2002-03 Notre Dame Season Preview

At a school where Touchdown Jesus shines His blessings upon the football faithful, it’s time Notre Dame hockey fans were rewarded for their loyalty as well.

And after years of saying that the Irish hockey program is on the verge of arriving, the Notre Dame coaching staff may just be telling the truth this season.

Do You Believe In Miracles?

If you are a person of conventional faith, you believe that miracles occur every day. The birth of a child. The gentle rain falling onto drought-stricken lands. The shooting star that blazes a path through the twilight.

The return of the Fighting Irish to Joe Louis Arena at the end of the 2001-02 season, via the Omaha Civic Center.

“I think the key for Notre Dame hockey is starting as we finished,” said Dave Poulin. “We had a real strong last six or eight weeks of the [2001-02] season and got back to Joe Louis, and then played very well against Northern in a very good hockey game.
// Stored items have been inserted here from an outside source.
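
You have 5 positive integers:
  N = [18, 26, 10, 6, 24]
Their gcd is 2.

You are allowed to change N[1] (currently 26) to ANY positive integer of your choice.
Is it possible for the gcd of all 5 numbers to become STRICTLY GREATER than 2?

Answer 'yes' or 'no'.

Current gcd = 2
gcd of all OTHER numbers (without N[1]=26): gcd([18, 10, 6, 24]) = 2
The new gcd after any change is gcd(2, new_value).
This can be at most 2.
Since 2 = old gcd 2, the gcd can only stay the same or decrease.

Answer: no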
We have to take the next step as a program.”

The next step for this program would be to consistently return to Joe Louis Arena year in and year out — something that a school with the budget, size, and reputation of Notre Dame shouldn’t have to think twice about doing. (Lest Irish fans think I’m picking on their program, the same goes for OSU.)

Poulin believes — and perhaps rightly so — that his team can take the next step only by relying heavily on sophomore goaltender Morgan Cey.

“We’re a goaltender-dominated league; I believe we had eight of the 10 national leaders in goalie minutes played last year,” said Poulin. “You have to have a good one. I feel that Morgan will be even better his sophomore year, stronger, and he also has the luxury of having his entire defensive corps return in front of him.”

The return of a solid defense is something that Notre Dame needs, after losing a tough blueline corps two years ago.

Edicts And Rhetoric

globke

globke

Admit it. If you’re not a fan of the Fighting Irish, you don’t believe that Notre Dame has what it takes to be competitive. You’ve heard the rhetoric before. “Breakout season.” “This is our year.” Blah. Blah. Blah.

Listen here, all you skeptics. This girl reporter — a true skeptic in the past — was made a believer last season when she watched the Irish play with poise, heart, confidence, and ability. This is a disciplined, well-coached squad, one that is capable of scoring goals.

If the Irish can maintain their level of offense this year while improving on an eighth-place defense, Notre Dame will play competitively against every team in this league.

But the question is defense.

“Evan Nielsen may be as good an all-around defenseman as there is in the league,” said Poulin truthfully. “He brings us that explosive part of defense; you have to get the defense involved in the offense these days.”

Poulin would like to focus most of his talk on his offense, as Connor Dunlop is the top returning scorer in the league and the Irish field several good forwards, including Rob Globke, but it’s not offense that troubles the Irish.

Daily Affirmation

This is something I believe in, personally, truly, deeply, passionately.

Notre Dame deserves a better place to play than some crummy, curtained-off half-arena.

Every Notre Dame fan, every Irish player, should repeat this simple mantra, daily:

“New building, please.”

The cosmic forces that be appreciate courtesy.